Basilio exclamó, encañonándole con sus pistolas y sacando una voz estentórea, insospechable en un joven tan dulce generalmente.
—¡Si intenta usted escapar, es usted difunto!
—Ya sé que estoy cogido, y me resigno con mi suerte —y penetró en su chiribitil.
—¡Hemos triunfado! —dijo Basilio, resplandeciente de júbilo—. Ya hemos descubierto la Torre de los Siete Jorobados.
El memorialista rebuscaba en un manojo de llaves. Desde donde estaban los dos amigos se veía perfectamente el interior de la caseta. Comprendiendo que era imposible la huida, Basilio dejó de apuntarle con sus pistolas. De repente, el periodista exclamó:
—¡Qué es lo que hace este hombre!
Basilio no vio nada; sólo oyó la puerta del chiribitil que se cerró con estrépito, y el ruido del pestillo al correrse. Violentamente se lanzaron sobre la puertecilla, que resistió a su empuje.
—¡Tratará de ganar tiempo, porque la huida es imposible!
—¡Hay que echar la puerta abajo inmediatamente!
Los dos amigos dieron un violento empujón a la puerta, que al desencajarse de sus goznes saltó en astillas, y se precipitaron dentro del chiribitil.
Se quedaron mudos de asombro. ¡El corcovado memorialista había desaparecido!
—¡Este bribón se ha burlado de nosotros!
—Pero ¿por dónde se ha podido marchar?
La caseta era un cuadrado de un metro y medio, sin más comunicación que el ventanillo. En el centro había una mesa llena de papeles y una percha en la pared de tablas.
—¿No nos encontraremos ante un fenómeno sobrenatural? —exclamó Basilio, agitando, nervioso, sus amuletos de marfil.
—¡Verdaderamente, parece que este hombre se ha evaporado! —dijo el «Duende de la Corte», no menos perplejo.
Al ruido que hicieron al tirar la puerta acudió la comadre que estaba en la puerta y otras varias vecindonas, que al oír el estrépito, y viendo a Basilio tan nervioso, con una pistola en cada mano, comenzaron a lanzar grandes alaridos.
—¡Que quieren matar al memorialista!
—¡Socorro! Que vaya una a llamar a la pareja.
—¡Asesinos! ¡Asesinos!
Los dos amigos, acosados por la jauría porteril, no sabían qué hacer.

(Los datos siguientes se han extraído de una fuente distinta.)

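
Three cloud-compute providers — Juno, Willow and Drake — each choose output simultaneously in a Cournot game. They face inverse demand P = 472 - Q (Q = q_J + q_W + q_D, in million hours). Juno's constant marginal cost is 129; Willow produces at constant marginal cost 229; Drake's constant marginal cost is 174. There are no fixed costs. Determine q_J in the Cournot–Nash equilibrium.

122

Juno's profit: π_J = (472 - Q)q_J - (129q_J). Setting ∂π_J/∂q_J = 0: 343 - 2q_J - (q_W + q_D) = 0.
Willow's first-order condition: 243 - 2q_W - (q_J + q_D) = 0.
Drake's profit: π_D = (472 - Q)q_D - (174q_D). Setting ∂π_D/∂q_D = 0: 298 - 2q_D - (q_J + q_W) = 0.
Adding the 3 first-order conditions: 884 − 4Q = 0, so Q = 221.
Back-substituting: q_J = (343 − 221) = 122, q_W = (243 − 221) = 22, q_D = (298 − 221) = 77.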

—¡Yo la emprendería a tiros con esta bandada de brujas! —aulló Basilio, en el colmo de la indignación.
—Lo más razonable es que nos marchemos.
Y después, dando varios golpes con su bastón en una gran baldosa del suelo del zaquizamí:
—¿Oye usted cómo suena a hueco? Por aquí ha huido el memorialista. Esta es la entrada de la Torre de los Siete Jorobados.
—¿Usted cree que se ha filtrado a través de esta losa? —dijo Basilio en su afán de hallar siempre explicaciones maravillosas.

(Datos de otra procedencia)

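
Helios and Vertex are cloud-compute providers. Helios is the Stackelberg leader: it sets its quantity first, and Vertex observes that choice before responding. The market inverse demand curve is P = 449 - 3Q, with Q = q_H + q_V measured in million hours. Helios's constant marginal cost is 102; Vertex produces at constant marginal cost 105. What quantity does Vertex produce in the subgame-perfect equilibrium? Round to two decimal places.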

—¡No, hombre, no! Esta piedra tiene algún resorte, y al girar la baldosa debe abrirse una escalerilla. Este es el escondrijo, la torre fantástica.
—Pero ¿no le parece absurdo que una torre esté en un sótano? Confieso que no comprendo una palabra.
—Ya volveremos —dijo el periodista sonriendo—. Ahora, huyamos de las uñas de estas arpías… Y mañana, según hemos concertado, usted entra como pueda en casa de Sabatino, y yo iré a casa del secuestrado pariente del señor Catafalco. A esta casa vendremos por la noche, cuando estas brujas estén en su agujero.
El «Duende» encendió su pipa tranquilamente.